Trump’ı kıtada çok ciddi sorunlar bekliyor. Küba konusunda Obama’nın açılımını devam ettirip ettirmeyeceği ciddi bir soru işareti. Birçok uzman Trump’ın Florida’yı kazanmasını, seçimden birkaç hafta önce Kübalı göçmenlerle yaptığı görüşmeye bağlıyor. Ciddi şekilde rahatsız olan Kübalı göçmenlere Trump’ın ne tür bir söz verdiği bilinmiyor. Ama genel beklenti Trump’ın Küba’ya yönelik Obama’dan çok daha sert olacağı yönünde. Hatta seçim sonuçları belli olur olmaz Küba’da ordunun herhangi bir saldırıya hazırlık mahiyetinde beş günlük bir askeri tatbikat yapma kararı alması Trump’ın Küba politikası konusunda farklı bir tavır göstereceğinin başka bir belirtisi olarak okunması gerekir.
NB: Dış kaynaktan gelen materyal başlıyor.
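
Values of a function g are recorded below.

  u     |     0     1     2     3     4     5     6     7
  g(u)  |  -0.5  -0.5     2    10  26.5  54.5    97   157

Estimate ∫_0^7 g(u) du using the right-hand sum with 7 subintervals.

Δu = 1.
Sum = 1·[(-0.5) + 2 + 10 + 26.5 + 54.5 + 97 + 157] = 346.5.

346.5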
Trump’ı bekleyen bir diğer konu Venezuela. Son birkaç haftadır Vatikan önderliğinde muhalefet ve iktidar Caracas’ta görüşmeler yapsa da hiç kimse bundan bir sonuç çıkacağına inanmıyor. Aksine bu görüşmeler Nicolas Maduro’nun zaman kazanma taktiği olarak yorumlanıyor ve muhtemel bir askeri darbeyi öteleme olarak yorumlanıyor. Trump, kısa vadede olmasa bile orta vadede Venezuela konusunda bir pozisyon almak durumunda. Ya sosyalist parti içindeki Maduro karşıtlarına yeşil ışık yakarak Venezuela’da bir çıkış yolu arayacak ya da muhtemel bir askeri darbe girişimine açık olmasa da destek verecek. Ama her ne olursa olsun Trump’ın Venezuela politikası, onun Küba politikasından ayrı olmayacak. Ayrıca Venezuela’ya yönelik olarak uygulayacağı politika ister istemez Kolombiya’daki barış sürecini çok yakından etkileyecek.

Brezilya’ya yönelik politikasında Obama döneminden farklı bir yaklaşım benimsemesi beklenilmeyen Trump’ın kıtadaki en büyük dostlarının Arjantin Cumhurbaşkanı Mauricio Macri ve Peru Cumhurbaşkanı Pedro Pablo Kuczynski olması hiç de şaşırtıcı olmayacak. Her iki devlet başkanı hem ticari hem de kişilikleri gereği büyük ihtimalle Trump ile birçok konuda benzer düşüneceklerdir. Kolombiya geleneksel olarak kıtada hep Amerika’nın en yakın müttefiki olagelmiştir. Trump’ın seçilmesiyle bu durum biraz değişecek gibi. Clinton-Obama çizgisine yakın duran Kolombiya Cumhurbaşkanı Juan Manuel Santos’un yeni dönemde Trump ile ilişkilerinin nasıl olacağını zamanla göreceğiz ama Trump’ın bazı konularda Kolombiya’ya eskisi kadar açık çek vermeme ihtimali çok daha yüksek. Hatta Trump’ın izleyebileceği maceracı bir Venezuela politikası Kolombiya-ABD ilişkilerinde sorunlara bile yol açabilir. Ayrıca eğer Trump kıtada Macri ve Kuczynski’ye yakın bir politika takip ederse, kıtadaki Amerika’nın kalesi konumundaki Kolombiya’nın yeri ilk defa Amerikan dış politikasında tartışılır bir noktaya gelebilir.

Bütün dünyada olduğu gibi Latin Amerika’da da Trump’ın nasıl bir dış politika izleyebileceği ciddi şekilde belirsizliğini koruyor. Fakat şu ana kadar kullandığı söylem, yaklaşımları ve zihin dünyası dikkate alınınca yukarıda özetlediğim gibi Obama’dan farklı olacağı kesin. Öngöremediğimiz nokta Trump’ın uygulayacağı dış politikanın beklenilmedik ne tür sorunlara ya da çözümlere yol açacağı. Her yerde olduğu gibi Latin Amerika da hem Trump’ın seçilmesini hazmetmeye hem de ne tür sürprizlerle karşılaşacağına kendisini hazırlamakta.